Maduro acusa EUA de tentar reduzir produção de petróleo

Maduro disse ter "provas de um processo de penetração, de filtração, através dos corruptos da embaixada dos EUA para gerir informações estratégicas e intervir em processos fundamentais na indústria".

MIRAFORES HANDOUT/EPA

O Presidente da Venezuela acusou na terça-feira os Estados Unidos de terem controlado máfias de corrupção, desarticuladas pelo Ministério Público venezuelana, que tentaram reduzir a produção da petrolífera estatal. Maduro disse ter “provas de um processo de penetração, de filtração, através dos corruptos da embaixada dos Estados Unidos (em Caracas), em posições-chave na indústria petrolífera, para gerir informações estratégicas e intervir em processos fundamentais na indústria”.

O chefe de Estado venezuelano falava num encontro com funcionários do setor, na sede da empresa estatal Petroléos de Venezuela SA (PDVSA), em Caracas, vincando que a empresa deve realizar uma reestruturação para melhorar a capacidade de produção.

“Muitos dos corruptos, agora já presos, colaboraram ativamente para um processo de autodestruição de nossa indústria petrolífera (…) precisamos saber onde e como aconteceu para arrancar isso pela raiz”, declarou, no encontro transmitido pela televisão estatal venezuelana. Segundo o Presidente da Venezuela, a PDVSA tem uma infiltração “de ladrões”, que tentaram usar a empresa para benefício pessoal.

“Temos que fazer uma revolução dentro da PDVSA e essa revolução só pode ser feita pelos trabalhadores, pela classe trabalhadora, pelos profissionais.
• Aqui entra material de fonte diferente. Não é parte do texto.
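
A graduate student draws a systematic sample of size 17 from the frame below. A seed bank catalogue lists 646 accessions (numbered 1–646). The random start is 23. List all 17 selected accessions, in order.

k = N/n = 646/17 = 38
accession 1: 23
accession 2: 23 + 38 = 61
accession 3: 61 + 38 = 99
accession 4: 99 + 38 = 137
accession 5: 137 + 38 = 175
accession 6: 175 + 38 = 213
accession 7: 213 + 38 = 251
accession 8: 251 + 38 = 289
accession 9: 289 + 38 = 327
accession 10: 327 + 38 = 365
accession 11: 365 + 38 = 403
accession 12: 403 + 38 = 441
accession 13: 441 + 38 = 479
accession 14: 479 + 38 = 517
accession 15: 517 + 38 = 555
accession 16: 555 + 38 = 593
accession 17: 593 + 38 = 631

23, 61, 99, 137, 175, 213, 251, 289, 327, 365, 403, 441, 479, 517, 555, 593, 631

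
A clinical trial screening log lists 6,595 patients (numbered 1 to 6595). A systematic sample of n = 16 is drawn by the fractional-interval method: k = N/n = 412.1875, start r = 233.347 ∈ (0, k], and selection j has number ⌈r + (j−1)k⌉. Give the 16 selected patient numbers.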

Entrego-vos o poder nas mãos para fazer uma revolução produtiva e uma transformação socialista da PDVSA”, afirmou. Por outro lado, Maduro defendeu “um novo modelo de gestão, de organização, em que a classe operária tenha o poder de decisão”.

“Quero o socialismo petrolífero”, declarou Nicolás Maduro, que autorizou, através do código de ética, os trabalhadores a procederem a uma transformação da indústria petrolífera venezuelana.

Nos últimos 12 meses, mais de 60 empregados da PDVSA foram detidos pelas autoridades venezuelanas por alegadas irregularidades administrativas e alegado envolvimento em corrupção e desfalques na empresa.